Le lendemain, au petit matin, la population se rend à la
messe des morts, et l'on dit que les défunts y assistent
aussi.
Quelques
coutumes locales :
A Douarnenez, les femmes qui, d'ordinaire, n'ont pas le
droit d'embarquer sur les bateaux de pêche, montent à
bord avec leurs maris, et, une fois quitté le port, récitent
des prières pour les "péris en mer" de leur
famille.
A Plougastel, le repas pour les âmes est fait de petits
pains mollets que le sacristain est allé vendre de porte
en porte, et que l'on a reçu en faisant le signe de
croix. Chacun donne pour ces petits pains le prix qu'il
peut : ce prix sera remis aux prêtres qui l'emploieront
en services et messe pour les défunts.
Il est à Plougastel une autre coutume de la Toussaint,
dont l'origine est antérieure au christianisme : l'arbre
des âmes, gwezenn an Anaon. Dans chacune des dix-huit
breuriez (confréries) qui se partagent la paroisse, on
met en adjudication, sur le placitre de la chapelle, un
tronc d'arbre hérissé de branches pointues sur les
lesquelles on a piqué des pommes. Les enchères sont portée
par ceux qui ont une prière à faire entendre, ou qui ont
été exaucés après avoir fait le vœu de se rendre acquéreurs.
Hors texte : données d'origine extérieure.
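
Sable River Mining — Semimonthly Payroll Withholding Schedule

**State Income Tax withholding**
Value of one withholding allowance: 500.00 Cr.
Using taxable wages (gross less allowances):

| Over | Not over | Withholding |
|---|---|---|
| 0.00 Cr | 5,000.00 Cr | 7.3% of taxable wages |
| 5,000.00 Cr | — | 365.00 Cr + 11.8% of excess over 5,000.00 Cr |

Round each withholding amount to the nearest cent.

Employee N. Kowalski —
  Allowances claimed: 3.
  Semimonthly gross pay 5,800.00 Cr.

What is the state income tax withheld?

State Income Tax: taxable = 5,800.00 Cr − 3×500.00 Cr = 4,300.00 Cr
  7.3% × 4,300.00 Cr = 313.90 Cr

313.90 Cr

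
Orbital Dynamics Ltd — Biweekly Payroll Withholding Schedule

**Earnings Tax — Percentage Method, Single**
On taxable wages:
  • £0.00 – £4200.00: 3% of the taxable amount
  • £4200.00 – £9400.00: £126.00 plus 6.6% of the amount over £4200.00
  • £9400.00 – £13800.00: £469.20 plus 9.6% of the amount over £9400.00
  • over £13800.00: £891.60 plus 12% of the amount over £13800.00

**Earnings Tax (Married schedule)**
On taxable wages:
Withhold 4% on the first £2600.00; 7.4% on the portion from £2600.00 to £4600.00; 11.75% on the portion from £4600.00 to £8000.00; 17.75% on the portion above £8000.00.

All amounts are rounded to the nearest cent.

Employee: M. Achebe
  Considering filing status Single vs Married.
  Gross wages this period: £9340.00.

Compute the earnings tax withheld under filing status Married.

Earnings Tax (Married): taxable = £9340.00
  £651.50 + 17.75% × (£9340.00 − £8000.00) = £651.50 + 17.75% × £1340.00 = £889.35

£889.35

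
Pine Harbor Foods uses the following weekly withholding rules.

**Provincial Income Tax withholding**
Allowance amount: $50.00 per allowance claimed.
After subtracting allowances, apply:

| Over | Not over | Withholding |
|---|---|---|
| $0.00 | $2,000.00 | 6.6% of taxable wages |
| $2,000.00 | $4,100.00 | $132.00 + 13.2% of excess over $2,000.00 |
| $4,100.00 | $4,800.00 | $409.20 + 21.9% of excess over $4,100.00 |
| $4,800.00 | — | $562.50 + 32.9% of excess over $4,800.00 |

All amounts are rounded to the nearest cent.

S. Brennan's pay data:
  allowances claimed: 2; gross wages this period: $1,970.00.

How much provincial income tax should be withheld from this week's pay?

Provincial Income Tax: taxable = $1,970.00 − 2×$50.00 = $1,870.00
  6.6% × $1,870.00 = $123.42

$123.42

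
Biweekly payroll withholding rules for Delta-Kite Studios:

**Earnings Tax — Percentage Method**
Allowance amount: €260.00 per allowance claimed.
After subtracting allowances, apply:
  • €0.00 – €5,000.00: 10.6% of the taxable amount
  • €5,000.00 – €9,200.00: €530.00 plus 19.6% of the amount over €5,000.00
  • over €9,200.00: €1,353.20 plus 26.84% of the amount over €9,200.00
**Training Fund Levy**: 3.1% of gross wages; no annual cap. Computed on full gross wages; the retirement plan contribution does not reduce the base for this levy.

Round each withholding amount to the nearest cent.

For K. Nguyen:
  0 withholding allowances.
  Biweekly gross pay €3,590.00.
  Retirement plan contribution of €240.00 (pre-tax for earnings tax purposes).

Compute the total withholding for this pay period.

Earnings Tax: taxable = €3,590.00 − €240.00 = €3,350.00
  10.6% × €3,350.00 = €355.10
Training Fund Levy: 3.1% × €3,590.00 = €111.29
Total: €355.10 + €111.29 = €466.39

€466.39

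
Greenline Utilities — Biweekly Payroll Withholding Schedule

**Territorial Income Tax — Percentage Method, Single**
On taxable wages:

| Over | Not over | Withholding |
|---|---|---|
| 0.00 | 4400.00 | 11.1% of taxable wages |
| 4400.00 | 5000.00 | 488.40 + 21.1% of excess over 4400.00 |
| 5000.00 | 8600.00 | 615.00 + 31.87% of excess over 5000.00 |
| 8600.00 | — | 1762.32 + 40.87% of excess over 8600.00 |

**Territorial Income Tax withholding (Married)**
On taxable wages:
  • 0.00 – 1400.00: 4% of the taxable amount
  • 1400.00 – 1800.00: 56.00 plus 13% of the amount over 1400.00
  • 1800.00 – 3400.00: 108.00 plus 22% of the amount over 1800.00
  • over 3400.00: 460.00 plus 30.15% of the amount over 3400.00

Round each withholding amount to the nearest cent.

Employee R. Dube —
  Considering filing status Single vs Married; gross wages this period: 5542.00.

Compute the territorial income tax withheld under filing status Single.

Territorial Income Tax (Single): taxable = 5542.00
  615.00 + 31.87% × (5542.00 − 5000.00) = 615.00 + 31.87% × 542.00 = 787.74

787.74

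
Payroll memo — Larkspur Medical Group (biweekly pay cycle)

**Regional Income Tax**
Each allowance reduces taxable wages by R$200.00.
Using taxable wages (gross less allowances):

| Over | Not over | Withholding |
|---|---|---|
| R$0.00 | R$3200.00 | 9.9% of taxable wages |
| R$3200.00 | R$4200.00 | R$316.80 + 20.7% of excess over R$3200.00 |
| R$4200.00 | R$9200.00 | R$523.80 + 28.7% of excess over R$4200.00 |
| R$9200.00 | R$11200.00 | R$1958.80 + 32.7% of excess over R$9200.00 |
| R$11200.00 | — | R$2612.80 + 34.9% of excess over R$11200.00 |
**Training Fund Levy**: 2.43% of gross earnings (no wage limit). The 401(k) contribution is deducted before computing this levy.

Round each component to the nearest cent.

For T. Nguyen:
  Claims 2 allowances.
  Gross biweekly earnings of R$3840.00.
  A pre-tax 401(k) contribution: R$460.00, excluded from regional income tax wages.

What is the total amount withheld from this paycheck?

R$377.15

Regional Income Tax: taxable = R$3840.00 − R$460.00 − 2×R$200.00 = R$2980.00
  9.9% × R$2980.00 = R$295.02
Training Fund Levy: 2.43% × R$3380.00 = R$82.13
Total: R$295.02 + R$82.13 = R$377.15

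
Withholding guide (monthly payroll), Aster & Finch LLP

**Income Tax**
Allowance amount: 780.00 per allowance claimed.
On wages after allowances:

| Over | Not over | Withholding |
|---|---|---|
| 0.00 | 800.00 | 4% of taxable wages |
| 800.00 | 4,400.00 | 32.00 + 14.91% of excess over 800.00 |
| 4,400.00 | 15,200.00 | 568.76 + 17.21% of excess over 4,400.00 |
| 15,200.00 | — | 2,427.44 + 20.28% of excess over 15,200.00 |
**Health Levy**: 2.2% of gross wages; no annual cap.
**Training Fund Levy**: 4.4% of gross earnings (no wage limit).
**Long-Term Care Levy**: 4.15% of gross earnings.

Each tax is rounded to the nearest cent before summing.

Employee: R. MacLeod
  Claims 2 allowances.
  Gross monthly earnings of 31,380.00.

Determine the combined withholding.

8,765.73

Income Tax: taxable = 31,380.00 − 2×780.00 = 29,820.00
  2,427.44 + 20.28% × (29,820.00 − 15,200.00) = 2,427.44 + 20.28% × 14,620.00 = 5,392.38
Health Levy: 2.2% × 31,380.00 = 690.36
Training Fund Levy: 4.4% × 31,380.00 = 1,380.72
Long-Term Care Levy: 4.15% × 31,380.00 = 1,302.27
Total: 5,392.38 + 690.36 + 1,380.72 + 1,302.27 = 8,765.73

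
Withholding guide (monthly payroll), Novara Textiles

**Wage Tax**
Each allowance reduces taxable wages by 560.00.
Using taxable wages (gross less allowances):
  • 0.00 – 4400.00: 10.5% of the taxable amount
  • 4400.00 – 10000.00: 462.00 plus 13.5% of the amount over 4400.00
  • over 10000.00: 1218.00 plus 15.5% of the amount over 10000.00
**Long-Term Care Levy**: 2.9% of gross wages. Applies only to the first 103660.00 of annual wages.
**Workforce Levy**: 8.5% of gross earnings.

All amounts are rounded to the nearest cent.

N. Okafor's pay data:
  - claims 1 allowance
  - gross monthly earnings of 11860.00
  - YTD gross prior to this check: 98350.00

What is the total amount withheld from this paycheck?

2581.59

Wage Tax: taxable = 11860.00 − 1×560.00 = 11300.00
  1218.00 + 15.5% × (11300.00 − 10000.00) = 1218.00 + 15.5% × 1300.00 = 1419.50
Long-Term Care Levy: cap 103660.00 − YTD 98350.00 = 5310.00 subject; 2.9% × 5310.00 = 153.99
Workforce Levy: 8.5% × 11860.00 = 1008.10
Total: 1419.50 + 153.99 + 1008.10 = 2581.59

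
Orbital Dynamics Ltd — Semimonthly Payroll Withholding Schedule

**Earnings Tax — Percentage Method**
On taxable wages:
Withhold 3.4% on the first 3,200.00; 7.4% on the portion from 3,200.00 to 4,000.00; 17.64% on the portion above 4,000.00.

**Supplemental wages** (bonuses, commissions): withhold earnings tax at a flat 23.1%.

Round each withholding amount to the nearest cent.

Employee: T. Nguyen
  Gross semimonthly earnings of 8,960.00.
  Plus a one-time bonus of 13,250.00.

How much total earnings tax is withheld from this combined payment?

4,103.69

Earnings Tax: taxable = 8,960.00
  168.00 + 17.64% × (8,960.00 − 4,000.00) = 168.00 + 17.64% × 4,960.00 = 1,042.94
Supplemental (23.1% flat on bonus): 23.1% × 13,250.00 = 3,060.75
Total earnings tax: 1,042.94 + 3,060.75 = 4,103.69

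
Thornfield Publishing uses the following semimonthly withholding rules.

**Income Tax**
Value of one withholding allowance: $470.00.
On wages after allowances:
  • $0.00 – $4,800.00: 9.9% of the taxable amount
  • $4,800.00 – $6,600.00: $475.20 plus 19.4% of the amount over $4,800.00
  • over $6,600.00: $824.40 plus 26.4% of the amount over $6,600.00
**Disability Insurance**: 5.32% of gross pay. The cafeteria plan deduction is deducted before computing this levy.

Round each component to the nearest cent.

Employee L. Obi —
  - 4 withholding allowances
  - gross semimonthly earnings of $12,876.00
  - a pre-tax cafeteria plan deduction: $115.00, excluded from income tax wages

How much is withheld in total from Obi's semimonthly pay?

Income Tax: taxable = $12,876.00 − $115.00 − 4×$470.00 = $10,881.00
  $824.40 + 26.4% × ($10,881.00 − $6,600.00) = $824.40 + 26.4% × $4,281.00 = $1,954.58
Disability Insurance: 5.32% × $12,761.00 = $678.89
Total: $1,954.58 + $678.89 = $2,633.47

$2,633.47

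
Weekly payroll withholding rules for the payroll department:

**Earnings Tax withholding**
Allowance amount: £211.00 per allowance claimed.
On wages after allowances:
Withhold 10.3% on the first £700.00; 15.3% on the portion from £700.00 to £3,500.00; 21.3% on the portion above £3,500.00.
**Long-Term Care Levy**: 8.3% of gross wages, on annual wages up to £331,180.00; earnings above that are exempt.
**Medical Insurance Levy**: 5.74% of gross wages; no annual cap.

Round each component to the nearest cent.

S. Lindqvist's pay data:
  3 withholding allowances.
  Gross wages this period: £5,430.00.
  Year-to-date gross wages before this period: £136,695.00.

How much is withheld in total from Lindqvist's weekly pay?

£1,539.13

Earnings Tax: taxable = £5,430.00 − 3×£211.00 = £4,797.00
  £500.50 + 21.3% × (£4,797.00 − £3,500.00) = £500.50 + 21.3% × £1,297.00 = £776.76
Long-Term Care Levy: 8.3% × £5,430.00 = £450.69
Medical Insurance Levy: 5.74% × £5,430.00 = £311.68
Total: £776.76 + £450.69 + £311.68 = £1,539.13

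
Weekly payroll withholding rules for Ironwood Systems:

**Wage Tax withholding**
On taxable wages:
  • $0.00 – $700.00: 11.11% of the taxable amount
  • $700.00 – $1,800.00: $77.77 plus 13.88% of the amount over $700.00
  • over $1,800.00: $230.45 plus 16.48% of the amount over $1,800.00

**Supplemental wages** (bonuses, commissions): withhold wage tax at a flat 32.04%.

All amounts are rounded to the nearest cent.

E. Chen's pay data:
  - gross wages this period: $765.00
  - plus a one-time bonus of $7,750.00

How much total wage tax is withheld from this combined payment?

Wage Tax: taxable = $765.00
  $77.77 + 13.88% × ($765.00 − $700.00) = $77.77 + 13.88% × $65.00 = $86.79
Supplemental (32.04% flat on bonus): 32.04% × $7,750.00 = $2,483.10
Total wage tax: $86.79 + $2,483.10 = $2,569.89

$2,569.89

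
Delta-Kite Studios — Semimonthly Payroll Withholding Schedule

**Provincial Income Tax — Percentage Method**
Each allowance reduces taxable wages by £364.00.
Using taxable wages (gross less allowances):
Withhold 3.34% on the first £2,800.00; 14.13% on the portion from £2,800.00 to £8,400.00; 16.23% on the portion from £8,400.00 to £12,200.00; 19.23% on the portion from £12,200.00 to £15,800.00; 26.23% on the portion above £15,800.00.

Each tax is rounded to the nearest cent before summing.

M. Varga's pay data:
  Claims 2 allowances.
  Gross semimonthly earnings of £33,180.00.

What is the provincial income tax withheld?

£6,561.64

Provincial Income Tax: taxable = £33,180.00 − 2×£364.00 = £32,452.00
  £2,193.82 + 26.23% × (£32,452.00 − £15,800.00) = £2,193.82 + 26.23% × £16,652.00 = £6,561.64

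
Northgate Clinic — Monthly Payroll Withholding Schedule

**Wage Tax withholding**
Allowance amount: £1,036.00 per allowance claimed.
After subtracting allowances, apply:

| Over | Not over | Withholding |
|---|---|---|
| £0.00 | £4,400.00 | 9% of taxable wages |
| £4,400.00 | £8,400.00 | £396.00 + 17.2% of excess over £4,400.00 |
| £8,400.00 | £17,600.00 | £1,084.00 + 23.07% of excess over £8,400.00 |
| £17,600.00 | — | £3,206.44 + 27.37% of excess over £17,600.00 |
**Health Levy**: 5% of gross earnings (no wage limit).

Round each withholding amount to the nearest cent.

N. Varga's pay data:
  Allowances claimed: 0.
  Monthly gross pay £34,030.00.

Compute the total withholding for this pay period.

£9,404.83

Wage Tax: taxable = £34,030.00
  £3,206.44 + 27.37% × (£34,030.00 − £17,600.00) = £3,206.44 + 27.37% × £16,430.00 = £7,703.33
Health Levy: 5% × £34,030.00 = £1,701.50
Total: £7,703.33 + £1,701.50 = £9,404.83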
Celui qui reste adjudicataire devient à son tour vendeur
et débite au détail les "pommes des âmes" :
non seulement celles de l'arbre, mais tout un lot qu'il se
procure en supplément, afin qu'il y en est pour tout le
monde. Après cette vente, il dépose l'arbre dans la
chapelle de la breuziez, ou le conserve dans sa maison
jusqu'à la Toussaint suivante. Il y piquera alors de
nouvelles pommes et le mettra à son tour aux enchères.